A former chairman of Norfolk National Farmers' Union, Paul Seligman, who has died aged 94, faced a series of major changes and economic difficulties during his year of office.

When elected county chairman at Agriculture House, Norwich, in January 1980, farming at county and national level, was making headlines.

As farms director of the Gawdy Hall estate, near Harleston, he had streamlined operations as dairy and pig enterprises gave way to mainly arable.

A founder council member of the Farm Management Association in the late 1950s, he started a Norfolk branch and chaired the national education committee.

In 1980, agriculture minister Peter, later Lord Walker, had praised the industry for a decade of progress, which had cut the nation's food import bill by £850m. More home-grown food was being grown and self-sufficiency rose 62pc in 1970 to 71pc.

But dairy farmers were under acute price pressure, partly because Whitehall refused to increase farmgate returns by 1.5p a litre. By September that year, 33 Norfolk farmers had taken the EEC golden handshake, worth up to £400 per cow, to quit production.

Norfolk County Council had cut its tenanted estate from 28,000 acres and wanted to sell another 10,000 acres, strenuously opposed by the county NFU. Europe's food surpluses with milk lakes and beef and butter mountains fuelled criticism of farm policies and across eastern England, straw and stubble burning was increasingly controversial.

Norfolk farmers' leader lobbied MPs, led delegations and protests.

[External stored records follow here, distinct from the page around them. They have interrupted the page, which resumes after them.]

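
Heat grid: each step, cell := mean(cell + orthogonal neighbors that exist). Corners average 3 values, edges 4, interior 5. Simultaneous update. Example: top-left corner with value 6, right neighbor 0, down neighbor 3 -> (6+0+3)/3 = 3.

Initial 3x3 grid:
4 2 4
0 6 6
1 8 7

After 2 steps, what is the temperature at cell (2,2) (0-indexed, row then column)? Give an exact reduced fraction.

Answer: 73/12

Derivation:
Step 1: cell (2,2) = 7
Step 2: cell (2,2) = 73/12
Full grid after step 2:
  35/12 18/5 55/12
  243/80 112/25 423/80
  15/4 199/40 73/12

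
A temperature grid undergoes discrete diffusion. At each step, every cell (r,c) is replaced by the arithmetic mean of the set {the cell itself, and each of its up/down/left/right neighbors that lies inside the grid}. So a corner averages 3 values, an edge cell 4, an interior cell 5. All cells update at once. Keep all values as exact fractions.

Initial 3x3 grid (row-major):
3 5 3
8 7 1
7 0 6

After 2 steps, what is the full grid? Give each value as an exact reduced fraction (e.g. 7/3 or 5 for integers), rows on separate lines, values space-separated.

Answer: 193/36 511/120 47/12
1247/240 121/25 827/240
65/12 62/15 139/36

Derivation:
After step 1:
  16/3 9/2 3
  25/4 21/5 17/4
  5 5 7/3
After step 2:
  193/36 511/120 47/12
  1247/240 121/25 827/240
  65/12 62/15 139/36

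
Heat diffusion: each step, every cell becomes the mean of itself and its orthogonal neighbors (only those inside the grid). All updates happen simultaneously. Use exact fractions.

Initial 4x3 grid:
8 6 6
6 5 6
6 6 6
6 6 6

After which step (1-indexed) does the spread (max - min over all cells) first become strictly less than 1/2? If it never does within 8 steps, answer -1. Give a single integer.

Step 1: max=20/3, min=23/4, spread=11/12
Step 2: max=115/18, min=471/80, spread=361/720
Step 3: max=6749/1080, min=4739/800, spread=7027/21600
  -> spread < 1/2 first at step 3
Step 4: max=800117/129600, min=142523/24000, spread=9529/40500
Step 5: max=47673193/7776000, min=642469/108000, spread=56617/311040
Step 6: max=2846759087/466560000, min=77237917/12960000, spread=2647763/18662400
Step 7: max=170277353533/27993600000, min=4641831803/777600000, spread=25371269/223948800
Step 8: max=10193249598647/1679616000000, min=278954141077/46656000000, spread=1207204159/13436928000

Answer: 3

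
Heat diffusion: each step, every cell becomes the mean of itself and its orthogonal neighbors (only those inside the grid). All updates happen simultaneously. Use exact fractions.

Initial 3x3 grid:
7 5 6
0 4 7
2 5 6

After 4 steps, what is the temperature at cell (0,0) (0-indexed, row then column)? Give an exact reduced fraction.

Answer: 186863/43200

Derivation:
Step 1: cell (0,0) = 4
Step 2: cell (0,0) = 17/4
Step 3: cell (0,0) = 3029/720
Step 4: cell (0,0) = 186863/43200
Full grid after step 4:
  186863/43200 684073/144000 74671/14400
  3513563/864000 1651531/360000 1455271/288000
  256607/64800 3785063/864000 2929/600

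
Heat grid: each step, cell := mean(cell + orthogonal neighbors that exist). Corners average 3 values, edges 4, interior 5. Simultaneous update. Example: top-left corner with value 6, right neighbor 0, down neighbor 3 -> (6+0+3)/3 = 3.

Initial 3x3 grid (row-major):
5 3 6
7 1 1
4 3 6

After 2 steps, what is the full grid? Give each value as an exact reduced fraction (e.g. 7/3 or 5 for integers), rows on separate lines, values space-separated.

Answer: 13/3 181/48 127/36
203/48 18/5 79/24
149/36 29/8 31/9

Derivation:
After step 1:
  5 15/4 10/3
  17/4 3 7/2
  14/3 7/2 10/3
After step 2:
  13/3 181/48 127/36
  203/48 18/5 79/24
  149/36 29/8 31/9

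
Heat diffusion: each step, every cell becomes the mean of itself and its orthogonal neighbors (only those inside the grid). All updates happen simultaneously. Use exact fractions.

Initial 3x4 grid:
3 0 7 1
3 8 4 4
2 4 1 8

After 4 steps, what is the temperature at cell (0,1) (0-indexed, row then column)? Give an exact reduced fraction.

Answer: 21877/6000

Derivation:
Step 1: cell (0,1) = 9/2
Step 2: cell (0,1) = 133/40
Step 3: cell (0,1) = 1507/400
Step 4: cell (0,1) = 21877/6000
Full grid after step 4:
  4289/1200 21877/6000 71081/18000 172049/43200
  15899/4500 115061/30000 1427257/360000 3593483/864000
  39751/10800 136637/36000 445111/108000 538747/129600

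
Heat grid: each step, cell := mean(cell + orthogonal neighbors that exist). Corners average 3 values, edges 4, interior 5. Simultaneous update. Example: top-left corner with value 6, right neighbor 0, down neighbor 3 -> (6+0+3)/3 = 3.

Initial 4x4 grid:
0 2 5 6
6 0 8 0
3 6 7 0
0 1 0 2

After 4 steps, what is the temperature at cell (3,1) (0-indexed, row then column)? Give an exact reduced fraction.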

In February 1981, he warned Norfolk MPs at the Commons that farm incomes had fallen by 24pc that year. He backed measures at the 1981 NFU's annual meeting in London to export food surpluses to starving people. He was among a small group of top Norfolk farmers, who opposed plans for a national food marketing body, set to cost at least £8m by 1984.

Mr Seligman was born in Vienna, then part of the Austro-Hungarian Empire, in 1919. His brother, Walter, four years his junior, got a youth visa and came to Britain to escape Hitler's Nazi policies. By good fortune, he was able to follow. While his mother, who was a Roman Catholic survived, his father probably died in a concentration camp.

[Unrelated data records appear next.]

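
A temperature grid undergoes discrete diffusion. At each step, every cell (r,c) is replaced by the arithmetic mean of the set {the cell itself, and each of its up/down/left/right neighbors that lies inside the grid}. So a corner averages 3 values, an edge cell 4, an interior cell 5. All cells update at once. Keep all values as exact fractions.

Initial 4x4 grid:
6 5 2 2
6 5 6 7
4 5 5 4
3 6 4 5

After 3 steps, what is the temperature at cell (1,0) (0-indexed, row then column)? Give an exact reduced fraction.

Answer: 36259/7200

Derivation:
Step 1: cell (1,0) = 21/4
Step 2: cell (1,0) = 1249/240
Step 3: cell (1,0) = 36259/7200
Full grid after step 3:
  2731/540 34609/7200 32137/7200 1865/432
  36259/7200 7393/1500 28411/6000 16421/3600
  34667/7200 29231/6000 14419/3000 17389/3600
  2005/432 8393/1800 8657/1800 5149/1080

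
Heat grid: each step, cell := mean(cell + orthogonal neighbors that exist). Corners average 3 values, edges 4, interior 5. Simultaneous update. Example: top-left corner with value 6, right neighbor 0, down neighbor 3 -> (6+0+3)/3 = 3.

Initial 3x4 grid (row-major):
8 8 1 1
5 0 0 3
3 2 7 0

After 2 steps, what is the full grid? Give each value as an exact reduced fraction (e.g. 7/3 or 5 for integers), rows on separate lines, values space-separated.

Answer: 61/12 67/16 637/240 31/18
13/3 329/100 219/100 41/20
31/9 139/48 647/240 79/36

Derivation:
After step 1:
  7 17/4 5/2 5/3
  4 3 11/5 1
  10/3 3 9/4 10/3
After step 2:
  61/12 67/16 637/240 31/18
  13/3 329/100 219/100 41/20
  31/9 139/48 647/240 79/36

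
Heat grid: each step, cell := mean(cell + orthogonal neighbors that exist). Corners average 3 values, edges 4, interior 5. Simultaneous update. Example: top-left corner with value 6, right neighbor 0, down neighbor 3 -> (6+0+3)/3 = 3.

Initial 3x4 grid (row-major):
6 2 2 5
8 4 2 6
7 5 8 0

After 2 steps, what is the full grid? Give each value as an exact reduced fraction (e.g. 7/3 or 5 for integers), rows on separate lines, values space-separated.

Answer: 181/36 947/240 899/240 31/9
449/80 487/100 367/100 333/80
227/36 1237/240 1129/240 35/9

Derivation:
After step 1:
  16/3 7/2 11/4 13/3
  25/4 21/5 22/5 13/4
  20/3 6 15/4 14/3
After step 2:
  181/36 947/240 899/240 31/9
  449/80 487/100 367/100 333/80
  227/36 1237/240 1129/240 35/9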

While stranded in London shortly before the outbreak of the second world war, Lord Harry Walston, father of well-known farming commentator Oliver, was told of his fate and sent a car to bring him to Thriplow Farms, Cambridgeshire. Over the next eight years, he learned the principles of farm management and in 1947 became farm director at Gawdy Hall, which then employed 60 men on 1,700 acres.

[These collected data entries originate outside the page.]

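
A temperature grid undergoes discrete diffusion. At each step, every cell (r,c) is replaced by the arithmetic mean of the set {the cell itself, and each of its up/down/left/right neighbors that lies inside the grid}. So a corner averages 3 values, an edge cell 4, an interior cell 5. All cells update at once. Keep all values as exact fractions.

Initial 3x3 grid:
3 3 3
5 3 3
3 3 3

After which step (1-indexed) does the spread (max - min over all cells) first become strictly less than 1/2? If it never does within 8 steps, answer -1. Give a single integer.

Step 1: max=11/3, min=3, spread=2/3
Step 2: max=427/120, min=3, spread=67/120
Step 3: max=3677/1080, min=307/100, spread=1807/5400
  -> spread < 1/2 first at step 3
Step 4: max=1453963/432000, min=8461/2700, spread=33401/144000
Step 5: max=12893933/3888000, min=853391/270000, spread=3025513/19440000
Step 6: max=5130526867/1555200000, min=45955949/14400000, spread=53531/497664
Step 7: max=305968925849/93312000000, min=12455116051/3888000000, spread=450953/5971968
Step 8: max=18305063560603/5598720000000, min=1500688610519/466560000000, spread=3799043/71663616

Answer: 3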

In retirement he continued to make the case in the EDP's columns for growing biofuels to replace fossil fuels. As recently as 2007 he briefed fellow members of Harleston Probus Club about the potential of oil energy crops.

He was an active member of the informal Norfolk NFU chairman's group and rarely missed the gatherings arranged by former secretary Ken Leggett.

A keen skier, he returned to Austria and was still racing his son and grandsons down the slopes into his 80th year.

He leaves a son, Martin, grandchildren Adrian and Neil and great-grandson Flynn.

A service to celebrate his life will be held at Colney Woodland Burial Park, Norwich, on Tuesday, March 19 at 2.30pm.